Vorobiev signed with Khimik of the Russian Super League in late July, after scoring 21 points in 39 games for the Chicago Blackhawks last season.
Reuters provides this translation of the interview:
Chicago Blackhawks forward Pavel Vorobiev has accused his NHL club of bias against Russian players.
"In America, they don't like the Russians, often hate us, and Chicago is the worst club of all," the 24-year-old right wing was quoted as saying in Saturday's Sport-Express newspaper.
"When 11 Russian players showed up at Chicago's pre-season training camp last year, everyone there was in shock," he said.
"When I was leading the team in scoring at the start of last season it was irritating a lot of people in our club. They just couldn't take that a Russian would be the best. For Americans, such a thing would be absolutely unacceptable."
After spending three years in North America, Vorobiev decided to return to Russia, signing a one-year deal with Superleague club Khimik, although the Blackhawks still retain his NHL rights.
The Kazakhstan-born winger said he had a good relationship with head coach Trent Yawney but it didn't help his cause.
"He (Yawney) was under pressure from the management, and the general manager and team owners decide almost everything at the club," said Vorobiev.

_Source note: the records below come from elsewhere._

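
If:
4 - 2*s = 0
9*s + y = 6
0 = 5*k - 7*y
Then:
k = -84/5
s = 2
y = -12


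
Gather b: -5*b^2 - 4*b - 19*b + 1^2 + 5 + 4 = -5*b^2 - 23*b + 10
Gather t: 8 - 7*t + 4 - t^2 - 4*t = -t^2 - 11*t + 12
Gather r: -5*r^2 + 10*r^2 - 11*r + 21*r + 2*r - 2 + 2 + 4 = 5*r^2 + 12*r + 4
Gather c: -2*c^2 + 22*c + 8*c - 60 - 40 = -2*c^2 + 30*c - 100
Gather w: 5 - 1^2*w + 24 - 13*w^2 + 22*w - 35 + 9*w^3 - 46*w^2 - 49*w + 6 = 9*w^3 - 59*w^2 - 28*w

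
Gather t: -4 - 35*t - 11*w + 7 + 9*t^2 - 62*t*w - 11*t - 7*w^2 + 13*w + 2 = 9*t^2 + t*(-62*w - 46) - 7*w^2 + 2*w + 5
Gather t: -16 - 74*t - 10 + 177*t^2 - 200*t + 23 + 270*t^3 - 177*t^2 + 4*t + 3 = 270*t^3 - 270*t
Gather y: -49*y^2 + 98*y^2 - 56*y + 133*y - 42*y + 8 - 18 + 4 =49*y^2 + 35*y - 6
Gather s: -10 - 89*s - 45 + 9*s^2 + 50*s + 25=9*s^2 - 39*s - 30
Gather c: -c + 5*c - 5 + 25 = 4*c + 20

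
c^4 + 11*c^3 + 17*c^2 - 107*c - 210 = (c - 3)*(c + 2)*(c + 5)*(c + 7)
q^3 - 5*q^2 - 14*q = q*(q - 7)*(q + 2)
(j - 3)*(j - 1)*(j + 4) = j^3 - 13*j + 12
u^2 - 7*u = u*(u - 7)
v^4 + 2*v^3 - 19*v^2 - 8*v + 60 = (v - 3)*(v - 2)*(v + 2)*(v + 5)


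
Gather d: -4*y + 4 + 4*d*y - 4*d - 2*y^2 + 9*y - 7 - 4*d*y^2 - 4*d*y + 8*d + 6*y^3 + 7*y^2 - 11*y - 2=d*(4 - 4*y^2) + 6*y^3 + 5*y^2 - 6*y - 5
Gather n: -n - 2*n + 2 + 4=6 - 3*n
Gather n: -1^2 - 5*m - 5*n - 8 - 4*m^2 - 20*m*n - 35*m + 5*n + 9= -4*m^2 - 20*m*n - 40*m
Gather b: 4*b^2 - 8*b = 4*b^2 - 8*b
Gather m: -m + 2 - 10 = -m - 8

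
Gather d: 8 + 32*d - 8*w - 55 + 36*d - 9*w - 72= 68*d - 17*w - 119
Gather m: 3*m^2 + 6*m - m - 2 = 3*m^2 + 5*m - 2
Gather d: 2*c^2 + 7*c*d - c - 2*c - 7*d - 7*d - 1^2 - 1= 2*c^2 - 3*c + d*(7*c - 14) - 2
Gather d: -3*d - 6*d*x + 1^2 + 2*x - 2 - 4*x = d*(-6*x - 3) - 2*x - 1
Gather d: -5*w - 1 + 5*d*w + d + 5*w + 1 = d*(5*w + 1)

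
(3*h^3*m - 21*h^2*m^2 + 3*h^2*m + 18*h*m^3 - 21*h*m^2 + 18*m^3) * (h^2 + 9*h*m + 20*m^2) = 3*h^5*m + 6*h^4*m^2 + 3*h^4*m - 111*h^3*m^3 + 6*h^3*m^2 - 258*h^2*m^4 - 111*h^2*m^3 + 360*h*m^5 - 258*h*m^4 + 360*m^5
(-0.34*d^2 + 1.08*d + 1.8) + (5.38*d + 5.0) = -0.34*d^2 + 6.46*d + 6.8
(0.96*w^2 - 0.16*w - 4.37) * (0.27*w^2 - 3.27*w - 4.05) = 0.2592*w^4 - 3.1824*w^3 - 4.5447*w^2 + 14.9379*w + 17.6985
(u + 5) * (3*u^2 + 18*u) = 3*u^3 + 33*u^2 + 90*u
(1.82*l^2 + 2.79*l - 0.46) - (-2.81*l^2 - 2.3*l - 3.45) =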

"I was getting just five minutes of ice time on the fourth line and never had a chance to play on a powerplay," he added. "When our results went down, the coach started picking on the players. And of course, Vorobiev was always the worst culprit."

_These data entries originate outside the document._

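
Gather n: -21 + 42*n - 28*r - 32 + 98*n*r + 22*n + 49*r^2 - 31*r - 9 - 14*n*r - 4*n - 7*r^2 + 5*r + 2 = n*(84*r + 60) + 42*r^2 - 54*r - 60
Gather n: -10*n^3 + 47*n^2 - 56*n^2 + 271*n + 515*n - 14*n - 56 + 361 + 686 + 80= -10*n^3 - 9*n^2 + 772*n + 1071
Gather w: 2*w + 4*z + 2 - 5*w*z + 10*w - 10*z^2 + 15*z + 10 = w*(12 - 5*z) - 10*z^2 + 19*z + 12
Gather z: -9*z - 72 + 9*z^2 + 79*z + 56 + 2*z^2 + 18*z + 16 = 11*z^2 + 88*z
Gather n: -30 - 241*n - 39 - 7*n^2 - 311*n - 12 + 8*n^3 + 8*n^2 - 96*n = 8*n^3 + n^2 - 648*n - 81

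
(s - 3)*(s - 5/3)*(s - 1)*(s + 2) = s^4 - 11*s^3/3 - 5*s^2/3 + 43*s/3 - 10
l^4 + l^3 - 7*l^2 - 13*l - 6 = (l - 3)*(l + 1)^2*(l + 2)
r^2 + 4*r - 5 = (r - 1)*(r + 5)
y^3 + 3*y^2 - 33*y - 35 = (y - 5)*(y + 1)*(y + 7)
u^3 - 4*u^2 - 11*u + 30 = (u - 5)*(u - 2)*(u + 3)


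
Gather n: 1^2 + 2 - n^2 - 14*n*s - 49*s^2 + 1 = -n^2 - 14*n*s - 49*s^2 + 4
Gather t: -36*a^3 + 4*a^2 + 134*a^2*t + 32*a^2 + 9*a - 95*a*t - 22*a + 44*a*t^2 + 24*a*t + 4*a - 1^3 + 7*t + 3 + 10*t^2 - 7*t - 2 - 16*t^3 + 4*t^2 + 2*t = -36*a^3 + 36*a^2 - 9*a - 16*t^3 + t^2*(44*a + 14) + t*(134*a^2 - 71*a + 2)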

Vorobiev said he still hopes to play in the NHL: "I'm just hoping they (Chicago) will trade me to any other NHL team."
Here are some other statements made by Vorobiev in the Sport Express interview, which Reuters left out of their translation:
"I scored five points in four games, leading the team. Though this may sound strange, this started to cause friction, as if: can it be that our best player will be a Russian, and so young on top of that? This is not allowable by the Americans. Then in one game I didn't play very well, and all of the blame fell on me. There were four players in Chicago with two-way contracts, one Canadian, and so they made a decision which of us to send down to the minors after several losses-- of course, it was me.
"(In Chicago) they have had the same people in key positions for many years. Besides the owner and the general manager, there is one additional person whose opinion is very important. He's the one that hates Russians most of all. He shows this in the way he acts. When he went into the locker room, he was friendly with everyone except me and (Anton) Babchuck. He would greet Khabibulin, although he was the acknowledged leader of the team. For as long as this person and the owner of the team are there, nothing good awaits. The owner (Bill Wirtz) is himself already very old, and speaks and walks slowly. But he has a son, who is 40 years old. He has long asked for the father to let him take over the team, in order to make Chicago a better club again, capable of making the playoffs. However, the father, a multi-millionaire, is a terrible skinflint, who puts a stranglehold on every nickel."